Antaño, compañeros de paseos callejeros. Los escaparates eran el freno al paso y el acicate a la curiosidad. Gustaba interrumpir la marcha y pegar los ojos en sus lunas acristaladas, muro transparente de sueños a cualquier tiempo y edad. Las grandes avenidas de ciudades, capitales o provincianas, lo eran por la profusión de estas puertas abiertas al deseo y, también, a la frustrante inaccesibilidad.
La modernidad los ha desterrado de las calles y alojado en recintos cerrados llamados centros comerciales, donde el hormigueo humano es un caos de rutas, donde la experiencia visual ya no es un deleite, sino la mordida en el anzuelo del ansia consumista. Son el fogonazo de la publicidad subliminal.
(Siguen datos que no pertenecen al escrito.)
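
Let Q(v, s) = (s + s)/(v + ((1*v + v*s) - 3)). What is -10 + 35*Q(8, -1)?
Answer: -24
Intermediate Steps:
Q(v, s) = 2*s/(-3 + 2*v + s*v) (Q(v, s) = (2*s)/(v + ((v + s*v) - 3)) = (2*s)/(v + (-3 + v + s*v)) = (2*s)/(-3 + 2*v + s*v) = 2*s/(-3 + 2*v + s*v))
-10 + 35*Q(8, -1) = -10 + 35*(2*(-1)/(-3 + 2*8 - 1*8)) = -10 + 35*(2*(-1)/(-3 + 16 - 8)) = -10 + 35*(2*(-1)/5) = -10 + 35*(2*(-1)*(⅕)) = -10 + 35*(-⅖) = -10 - 14 = -24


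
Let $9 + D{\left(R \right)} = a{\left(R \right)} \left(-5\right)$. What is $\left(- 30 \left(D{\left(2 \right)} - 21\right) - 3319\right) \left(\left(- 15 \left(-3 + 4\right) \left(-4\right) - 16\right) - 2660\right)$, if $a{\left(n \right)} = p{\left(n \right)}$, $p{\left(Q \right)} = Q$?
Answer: $5543304$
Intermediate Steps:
$a{\left(n \right)} = n$
$D{\left(R \right)} = -9 - 5 R$ ($D{\left(R \right)} = -9 + R \left(-5\right) = -9 - 5 R$)
$\left(- 30 \left(D{\left(2 \right)} - 21\right) - 3319\right) \left(\left(- 15 \left(-3 + 4\right) \left(-4\right) - 16\right) - 2660\right) = \left(- 30 \left(\left(-9 - 10\right) - 21\right) - 3319\right) \left(\left(- 15 \left(-3 + 4\right) \left(-4\right) - 16\right) - 2660\right) = \left(- 30 \left(\left(-9 - 10\right) - 21\right) - 3319\right) \left(\left(- 15 \cdot 1 \left(-4\right) - 16\right) - 2660\right) = \left(- 30 \left(-19 - 21\right) - 3319\right) \left(\left(\left(-15\right) \left(-4\right) - 16\right) - 2660\right) = \left(\left(-30\right) \left(-40\right) - 3319\right) \left(\left(60 - 16\right) - 2660\right) = \left(1200 - 3319\right) \left(44 - 2660\right) = \left(-2119\right) \left(-2616\right) = 5543304$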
Pasear como Dios manda exige el cielo como techo y las orillas de las tiendas en sucesión con las vitrinas en desorden de producto. Una confitería por aquí, una juguetería a continuación, la joyería más allá y los ultramarinos al final de la manzana, en un chaflán que despida los aromas de las chacinas o del bacalao en salazón.
Los escaparates eran para los ojos, pero el sentido del olfato pedía la vez ocasionalmente. El imperio sensual era la vista. La ostentación, asignatura obligada. Tras aquel vidrio basto y resistente se exponía el señuelo de la compra. De la calle hacia dentro, como del frío al calor.
Los niños se embelesaban en la juguetería. Ellos no se conformaban con mirar en la lejanía el juguete. Tenían que llegar a pisar el límite dejando la huella de su nariz visible en la zona baja de aquel maldito mural. Las estaturas no daban más allá de dos cuartas. Otro tanto sucedía con las pastelerías y su cascada de caramelos o el bollo coronado de azúcar que hacía agua las bocas. La negativa paterna al capricho era la antesala de la rabieta.
Los mayores guardaban el afán tras aquel orbe de promesas. El coche utilitario, símbolo de la prosperidad. El televisor emitiendo la programación que, si era partido de futbol, concitaba graderío alrededor. La madre, tras la modesta joya que traducía sin circunloquios en utopía.
Pasear no es lo que era. El hechizo de los escaparates lo ocupa hoy la vaciedad de lo etéreo. El tipo de interés de un banco. Las promesas por cumplir en recetas estéticas de última hora. Así, no es de extrañar que el paseante ocioso y emérito se refugie en la sinsubstancia de una obra callejera.